There is always light. If only we're brave enough to see it. If only we're brave enough to be it.
Her choice of words, and the faith in humanity that echoes through them, mean more than one might appreciate at first glance.
In modern pain research, experts are very aware that the way we talk about pain affects our immune system, nervous system and hormonal system, and through that our experience of pain – its manifestation, intensity, duration.
Pain can burn, stab, cut, shoot, drill. Pain is a knife, a fire, a gun. And the more we use metaphors like these, the more intensely pain is experienced. The opposite is true for words of hope and healing, and thus the media hardly exaggerated when they wrote in unison that Amanda Gorman's poem stitched a divided nation together. One journalist remarked:
“Your words healed our wounds and resurrected our spirits.”

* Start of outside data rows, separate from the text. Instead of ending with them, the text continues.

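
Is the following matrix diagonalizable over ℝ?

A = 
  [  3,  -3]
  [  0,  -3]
Yes

tr(A) = 0, det(A) = -9
Characteristic polynomial: λ² - tr(A)λ + det(A) = λ² - 9
λ² - 9 = (λ + 3)(λ - 3)
Eigenvalues: 3, -3
λ=-3: alg. mult. = 1, geom. mult. = 2 - rank(A - (-3)I) = 2 - 1 = 1
λ=3: alg. mult. = 1, geom. mult. = 2 - rank(A - (3)I) = 2 - 1 = 1
Sum of geometric multiplicities equals n, so A has n independent eigenvectors.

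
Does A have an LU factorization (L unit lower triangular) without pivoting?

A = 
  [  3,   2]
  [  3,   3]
Yes.
A[1,1] = 3 ≠ 0, so Gaussian elimination proceeds without a row swap: multiplier ℓ₂₁ = (3)/(3) = 1, and U[2,2] = 3 - (1)(2) = 1.
L = 
  [  1,   0]
  [  1,   1]
U = 
  [  3,   2]
  [  0,   1]
Check row 2 of LU: [(1)(3), (1)(2) + 1] = [3, 3] = row 2 of A ✓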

WORDS HAVE THE POWER TO CHANGE REALITY
Words truly have the power to change our reality, so we must choose them carefully.
Whenever I’m writing, I’m looking at the history of words.
The specific history of words in the Inaugural poem was: We have seen the ways in which language has been violated and used to dehumanize.
How can I reclaim English so we can see it as a source of hope, purification and consciousness?
Amanda Gorman sees poetry and language as the beating heart of the movements that have historically changed the world, and in 2016 she founded the non-profit organization One Pen One Page, which promotes literacy and education and runs creative writing programs through which young people address inequality in American society.
She has also published a children's book titled Change Sings, which is written in the form of a hymn that should "remind young readers that they have the power to change the world."
This tribute is to Amanda Gorman for her fight to weave words of hope and healing and optimism into our narratives. Her efforts speak to my own belief in the impact of positive stories about the female body.